Fire destroys businesses, apartment in Ocean City

September 23, 1994|By Dail Willis | Dail Willis,Ocean City Bureau of The Sun

OCEAN CITY -- A fire of undetermined origin left five boardwalk businesses, a crab restaurant, two apartment dwellers and a dog and a cat temporarily homeless yesterday.

About 250 firefighters responded to an automatic alarm about 2 p.m., said Ocean City Assistant Fire Chief Steve Cropper, and worked for more than an hour to extinguish the blaze at Ninth Street and the boardwalk.

No one was injured in the fire, which ruined two buildings.
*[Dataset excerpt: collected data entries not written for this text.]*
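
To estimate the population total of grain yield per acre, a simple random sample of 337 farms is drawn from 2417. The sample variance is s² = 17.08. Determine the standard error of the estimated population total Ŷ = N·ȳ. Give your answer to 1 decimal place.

504.8

Var(Ŷ) = N²·Var(ȳ) = N²·(1 − n/N)·s²/n.
f = 337/2417 = 0.13942904; Var(ȳ) = 0.86057096·17.08/337 = 0.043615881.
Var(Ŷ) = 2417² · 0.043615881 = 254799.14.
SE(Ŷ) = √(254799.14) = 504.8.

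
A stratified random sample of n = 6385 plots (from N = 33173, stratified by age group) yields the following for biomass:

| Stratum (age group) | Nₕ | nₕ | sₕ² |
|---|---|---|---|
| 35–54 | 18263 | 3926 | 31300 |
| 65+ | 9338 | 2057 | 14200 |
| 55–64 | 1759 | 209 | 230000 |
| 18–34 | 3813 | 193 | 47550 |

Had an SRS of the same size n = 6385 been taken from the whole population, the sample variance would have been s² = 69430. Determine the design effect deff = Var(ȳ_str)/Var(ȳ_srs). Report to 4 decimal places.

0.9270

Var(ȳ_str) = Σ Wₕ²(1−fₕ)sₕ²/nₕ with Wₕ = Nₕ/33173:
  35–54: (18263/33173)²·(1−3926/18263)·31300/3926 = 1.8969459
  65+: (9338/33173)²·(1−2057/9338)·14200/2057 = 0.42651023
  55–64: (1759/33173)²·(1−209/1759)·230000/209 = 2.7265257
  18–34: (3813/33173)²·(1−193/3813)·47550/193 = 3.090289
  → Var(ȳ_str) = 8.1402708.
Var(ȳ_srs) = (1 − 6385/33173)·69430/6385 = 8.7809561.
deff = 8.1402708 / 8.7809561 = 0.9270.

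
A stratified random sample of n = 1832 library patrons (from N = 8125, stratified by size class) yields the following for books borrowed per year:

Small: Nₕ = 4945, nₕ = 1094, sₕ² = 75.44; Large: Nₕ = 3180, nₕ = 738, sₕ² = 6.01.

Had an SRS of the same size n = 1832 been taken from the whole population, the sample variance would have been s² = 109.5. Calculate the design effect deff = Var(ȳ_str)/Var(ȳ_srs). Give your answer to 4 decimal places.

Var(ȳ_str) = Σ Wₕ²(1−fₕ)sₕ²/nₕ with Wₕ = Nₕ/8125:
  Small: (4945/8125)²·(1−1094/4945)·75.44/1094 = 0.019891953
  Large: (3180/8125)²·(1−738/3180)·6.01/738 = 9.5795289 × 10^-4
  → Var(ȳ_str) = 0.020849906.
Var(ȳ_srs) = (1 − 1832/8125)·109.5/1832 = 0.046293819.
deff = 0.020849906 / 0.046293819 = 0.4504.

0.4504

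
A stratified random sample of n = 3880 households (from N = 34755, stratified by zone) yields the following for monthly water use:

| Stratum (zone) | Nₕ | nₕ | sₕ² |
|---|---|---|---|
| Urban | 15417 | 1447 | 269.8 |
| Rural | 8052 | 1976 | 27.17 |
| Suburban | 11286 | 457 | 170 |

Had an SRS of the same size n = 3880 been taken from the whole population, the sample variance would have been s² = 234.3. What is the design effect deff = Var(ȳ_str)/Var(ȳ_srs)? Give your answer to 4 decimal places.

1.3317

Var(ȳ_str) = Σ Wₕ²(1−fₕ)sₕ²/nₕ with Wₕ = Nₕ/34755:
  Urban: (15417/34755)²·(1−1447/15417)·269.8/1447 = 0.033245671
  Rural: (8052/34755)²·(1−1976/8052)·27.17/1976 = 5.5691593 × 10^-4
  Suburban: (11286/34755)²·(1−457/11286)·170/457 = 0.037638
  → Var(ȳ_str) = 0.071440587.
Var(ȳ_srs) = (1 − 3880/34755)·234.3/3880 = 0.053645122.
deff = 0.071440587 / 0.053645122 = 1.3317.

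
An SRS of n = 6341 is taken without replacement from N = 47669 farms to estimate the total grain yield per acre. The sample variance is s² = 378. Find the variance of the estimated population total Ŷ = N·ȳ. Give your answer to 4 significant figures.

Var(Ŷ) = N²·Var(ȳ) = N²·(1 − n/N)·s²/n.
f = 6341/47669 = 0.13302146; Var(ȳ) = 0.86697854·378/6341 = 0.051682367.
Var(Ŷ) = 47669² · 0.051682367 = 1.1743958 × 10^8.

1.174 × 10^8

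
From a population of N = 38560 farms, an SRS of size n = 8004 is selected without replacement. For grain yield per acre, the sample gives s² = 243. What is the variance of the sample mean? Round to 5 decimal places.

0.02406

Under SRS without replacement, Var(ȳ) = (1 − f)·s²/n with f = n/N = 8004/38560 = 0.20757261.
Var(ȳ) = (1 − 0.20757261)·243/8004 = 0.79242739·0.03035982 = 0.024057953.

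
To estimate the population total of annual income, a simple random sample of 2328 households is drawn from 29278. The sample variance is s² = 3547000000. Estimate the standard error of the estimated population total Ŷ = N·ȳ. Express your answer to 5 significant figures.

Var(Ŷ) = N²·Var(ȳ) = N²·(1 − n/N)·s²/n.
f = 2328/29278 = 0.07951363; Var(ȳ) = 0.92048637·3547000000/2328 = 1.4024764 × 10^6.
Var(Ŷ) = 29278² · (1.4024764 × 10^6) = 1.2022046 × 10^15.
SE(Ŷ) = √(1.2022046 × 10^15) = 3.4673 × 10^7.

3.4673 × 10^7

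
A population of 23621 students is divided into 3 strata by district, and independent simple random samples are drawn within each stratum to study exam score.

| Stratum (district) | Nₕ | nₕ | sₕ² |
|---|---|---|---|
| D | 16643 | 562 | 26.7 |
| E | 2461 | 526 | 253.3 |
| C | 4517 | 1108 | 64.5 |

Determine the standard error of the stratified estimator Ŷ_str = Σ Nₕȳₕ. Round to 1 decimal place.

3988.1

Var(Ŷ_str) = Σₕ Nₕ²(1 − fₕ)sₕ²/nₕ.
D: 16643²·(1 − 562/16643)·26.7/562 = 1.2715095 × 10^7.
E: 2461²·(1 − 526/2461)·253.3/526 = 2.2932005 × 10^6.
C: 4517²·(1 − 1108/4517)·64.5/1108 = 896390.09.
Sum = 1.5904686 × 10^7.
SE = √(1.5904686 × 10^7) = 3988.1.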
Mayor Roland E. "Fish" Powell, also a member of the town's volunteer fire department, said the great danger was averted: the fire didn't spread despite high winds that piled sand on the boardwalk. Most of the buildings in that area are old, and many are made of wood.

"It's a total loss," he said of the two burned buildings.
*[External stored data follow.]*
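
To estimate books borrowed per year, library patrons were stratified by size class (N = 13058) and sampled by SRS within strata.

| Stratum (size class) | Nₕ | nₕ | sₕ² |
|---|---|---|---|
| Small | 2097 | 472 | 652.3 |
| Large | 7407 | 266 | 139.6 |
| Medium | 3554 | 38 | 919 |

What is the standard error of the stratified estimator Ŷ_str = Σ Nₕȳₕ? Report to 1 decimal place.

Var(Ŷ_str) = Σₕ Nₕ²(1 − fₕ)sₕ²/nₕ.
Small: 2097²·(1 − 472/2097)·652.3/472 = 4.7093089 × 10^6.
Large: 7407²·(1 − 266/7407)·139.6/266 = 2.7759086 × 10^7.
Medium: 3554²·(1 − 38/3554)·919/38 = 3.0220261 × 10^8.
Sum = 3.34671 × 10^8.
SE = √(3.34671 × 10^8) = 18294.0.

18294.0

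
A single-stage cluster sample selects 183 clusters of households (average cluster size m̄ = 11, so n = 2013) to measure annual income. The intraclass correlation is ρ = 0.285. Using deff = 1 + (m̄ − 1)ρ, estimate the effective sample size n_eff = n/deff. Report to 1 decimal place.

deff = 1 + (11 − 1)·0.285 = 1 + 2.85 = 3.85.
n_eff = 2013 / 3.85 = 522.9.

522.9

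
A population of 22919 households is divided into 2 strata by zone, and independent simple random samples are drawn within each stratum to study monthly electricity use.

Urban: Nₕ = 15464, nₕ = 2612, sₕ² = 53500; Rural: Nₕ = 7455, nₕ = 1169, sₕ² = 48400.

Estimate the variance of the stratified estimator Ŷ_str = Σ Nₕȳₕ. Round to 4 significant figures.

Var(Ŷ_str) = Σₕ Nₕ²(1 − fₕ)sₕ²/nₕ.
Urban: 15464²·(1 − 2612/15464)·53500/2612 = 4.0707382 × 10^9.
Rural: 7455²·(1 − 1169/7455)·48400/1169 = 1.9402285 × 10^9.
Sum = 6.0109667 × 10^9.

6.011 × 10^9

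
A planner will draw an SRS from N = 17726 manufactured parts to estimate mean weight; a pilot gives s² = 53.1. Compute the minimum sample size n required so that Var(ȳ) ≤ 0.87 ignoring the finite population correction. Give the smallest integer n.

62

Without fpc, n₀ = s²/D = 53.1/0.87 = 61.0345.
Rounding up, n = 62.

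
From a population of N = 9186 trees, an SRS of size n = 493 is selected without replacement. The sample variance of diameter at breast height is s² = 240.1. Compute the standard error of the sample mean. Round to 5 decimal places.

Under SRS without replacement, Var(ȳ) = (1 − f)·s²/n with f = n/N = 493/9186 = 0.05366863.
Var(ȳ) = (1 − 0.05366863)·240.1/493 = 0.94633137·0.48701826 = 0.46088065.
SE(ȳ) = √(0.46088065) = 0.67888.

0.67888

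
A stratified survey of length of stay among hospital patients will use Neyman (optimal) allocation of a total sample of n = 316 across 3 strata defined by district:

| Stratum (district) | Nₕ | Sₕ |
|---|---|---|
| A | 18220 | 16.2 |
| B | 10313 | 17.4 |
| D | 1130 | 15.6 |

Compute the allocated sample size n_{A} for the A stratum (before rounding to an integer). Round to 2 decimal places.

Neyman allocation: nₕ = n·NₕSₕ / Σⱼ NⱼSⱼ.
Σ NⱼSⱼ = 18220·16.2 + 10313·17.4 + 1130·15.6 = 492238.2.
n_{A} = 316·18220·16.2 / 492238.2 = 189.49.

189.49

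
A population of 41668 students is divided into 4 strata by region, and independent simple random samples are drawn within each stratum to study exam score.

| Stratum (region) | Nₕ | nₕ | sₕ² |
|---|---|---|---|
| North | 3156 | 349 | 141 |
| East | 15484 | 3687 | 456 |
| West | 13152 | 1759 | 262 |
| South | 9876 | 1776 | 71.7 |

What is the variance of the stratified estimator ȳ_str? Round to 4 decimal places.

Var(ȳ_str) = Σₕ Wₕ²(1 − fₕ)sₕ²/nₕ with Wₕ = Nₕ/N, N = 41668.
North: Wₕ = 0.07574158; term = 0.07574158²·(1 − 0.11058302)·141/349 = 0.0020614262.
East: Wₕ = 0.37160411; term = 0.37160411²·(1 − 0.23811677)·456/3687 = 0.013011913.
West: Wₕ = 0.31563790; term = 0.31563790²·(1 − 0.13374392)·262/1759 = 0.012854644.
South: Wₕ = 0.23701642; term = 0.23701642²·(1 − 0.17982989)·71.7/1776 = 0.001860103.
Sum = 0.029788086.

0.0298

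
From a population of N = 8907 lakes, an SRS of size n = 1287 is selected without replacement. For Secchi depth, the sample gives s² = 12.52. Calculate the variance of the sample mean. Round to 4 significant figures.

Under SRS without replacement, Var(ȳ) = (1 − f)·s²/n with f = n/N = 1287/8907 = 0.14449310.
Var(ȳ) = (1 − 0.14449310)·12.52/1287 = 0.85550690·0.0097280497 = 0.0083224137.

0.008322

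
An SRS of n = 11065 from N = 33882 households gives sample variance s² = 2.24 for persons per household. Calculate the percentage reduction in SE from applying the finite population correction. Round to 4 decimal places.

17.9375

f = n/N = 11065/33882 = 0.32657458.
SE_no-fpc = √(s²/n) = 0.014228146; SE_fpc = √((1−f)s²/n) = 0.011675972.
Ratio = √(1−f) = 0.82062502. Reduction = 100·(1 − 0.82062502) = 17.9375%.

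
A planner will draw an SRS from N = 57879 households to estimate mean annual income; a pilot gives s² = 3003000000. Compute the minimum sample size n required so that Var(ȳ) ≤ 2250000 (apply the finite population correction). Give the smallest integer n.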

The building that fronted the boardwalk housed five businesses, said City Councilman Jim Mathias, a member of the resort's volunteer fire department who responded to the alarm. The businesses were two T-shirt stores called Sunsations, a Candy Kitchen, and the Alaska Stand and Planet Pizza restaurants.

Crab Alley, a restaurant on Ninth Street that had an apartment above it, also burned.

"We had closed because of the weather," said Alaska Stand owner Bob Givarz. A nor'easter that began early yesterday morning brought severe winds and 6-foot seas and prompted cancellation of a town-sponsored festival planned for the weekend. Many of the businesses on the boardwalk had closed for the day.

Workers at Crab Alley were getting ready to open for the evening, said owner Jim Farlow, who was in the restaurant when an employee came in and reported smoke in the adjoining alley.

"I got 25 bushels of steamed crabs out back in that walk-in if you guys are hungry," Mr. Farlow told a volunteer firefighter taking a break from the blaze. "I hate to waste stuff."

Although no official damage estimate was available, Mr. Farlow said it could run as high as $2 million. His restaurant is valued at $500,000, he said, adding, "How do you put a value on 11 years of hard work?"

Michael Lokey, who lived in the apartment above Crab Alley with a roommate, said he realized there was a fire when the fire trucks arrived. He was carried out of the second-floor apartment with his Rottweiler, Harley, and his Himalayan cat, Sebastian, on a ladder.

"Every bit of my stuff is in there," he said sadly, eyeing the smoldering rubble on the roof of Crab Alley.

Fire officials had not determined where or how the fire started, said Mr. Cropper.

Ocean City's 100 active firefighters were assisted by volunteer fire companies from Berlin, Willards, Parsonsburg and Salisbury, said.